02/13/09: I haven't updated in a while, but have been accepted to a couple of additional schools since I last updated my "additional information," as can be seen above. I had not gotten any admission or scholarship notifications in quite some time until today, when I received a letter in the mail with a $33,000 offer from Chicago. Jury is still out on Columbia, UVA, Penn, Michigan, and Cornell.
12/7/08: 5 for 5 at this point. I've gotten into UCLA, Duke, and most recently (today) Vanderbilt, in addition to the first two. Vandy sends you a huge box via priority mail! No additional scholarship offers yet in addition to the full ride to Texas (which we're reconsidering as a serious possibility?).
11/17/08: Received my full tuition/fees scholarship offer from Texas last Friday ("Chancellor's Scholarship"). Guess they decided they liked me after all!
*Note: I followed what seemed to be the convention at this website among Chancellor's Scholarship offerees and reported it as a $120,000 scholarship. I since decided that this is a fairly inflated figure, especially for in-state applicants like myself.
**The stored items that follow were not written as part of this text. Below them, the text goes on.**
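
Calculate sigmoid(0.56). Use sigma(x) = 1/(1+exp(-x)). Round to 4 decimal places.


sigma(0.56) = 1/(1+e^(-0.56)) = 1/(1+0.571209) = 1/1.571209 = 0.6365.

0.6365


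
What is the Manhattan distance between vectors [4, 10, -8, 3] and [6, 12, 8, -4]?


d = sum of absolute differences: |4-6|=2 + |10-12|=2 + |-8-8|=16 + |3--4|=7 = 27.

27


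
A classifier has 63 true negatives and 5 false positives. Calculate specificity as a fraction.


Specificity = TN / (TN + FP) = 63 / 68 = 63/68.

63/68


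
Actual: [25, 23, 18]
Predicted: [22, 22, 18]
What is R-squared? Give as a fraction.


Mean(y) = 22. SS_res = 10. SS_tot = 26. R^2 = 1 - 10/(26) = 8/13.

8/13


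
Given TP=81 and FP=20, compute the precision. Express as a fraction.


Precision = TP / (TP + FP) = 81 / 101 = 81/101.

81/101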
I revised the number to represent three years of tuition and fees as reported for the '08-'09 year on the UT Law website.
11/12/08: 2 for 2 so far. Admission letter from Georgetown today, and Texas last week. No scholarship offers (yet?); my fiance was offered full tuition/fees at Texas within a couple days of receiving her admission letter, so they must not like me that much! We'll see...
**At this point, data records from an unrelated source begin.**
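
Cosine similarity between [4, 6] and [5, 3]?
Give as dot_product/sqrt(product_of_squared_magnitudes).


dot = 38. |a|^2 = 52, |b|^2 = 34. cos = 38/sqrt(1768).

38/sqrt(1768)


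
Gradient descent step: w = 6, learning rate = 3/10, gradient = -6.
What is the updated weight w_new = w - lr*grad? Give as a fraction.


w_new = 6 - 3/10 * -6 = 6 - -9/5 = 39/5.

39/5


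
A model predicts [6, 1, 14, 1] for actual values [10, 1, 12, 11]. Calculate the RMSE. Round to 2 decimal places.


MSE = 30.0000. RMSE = sqrt(30.0000) = 5.48.

5.48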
10/22/08: I guess I was mistaken in thinking that my Cornell fee had been waived through CRS when I initially added that app to my LSAC cart. I spoke with their admissions office yesterday and they don't do automatic online CRS fee waivers. I'm just going to return the paper fee waiver they send me with a paper copy of my app. It'll be in the mail be the end of the week. I still haven't finished all the writing for the others.
10/16/08: Submitted most of my apps. Finally got my last letter of rec. in yesterday, and finally got my UT fee waiver last week (the last one I got, weeks after my fiance w/ comparable numbers got hers). I held off on Cornell b/c I received a fee waiver in the mail weeks ago and it told me my fee was waived when I added the app to my cart about a week and a half ago, but when I checked out, the fee was back. I need to figure that out. I held off on a couple more that require some additional writing for admission/scholarship consideration. Hopefully I'll get around to that within a week or so.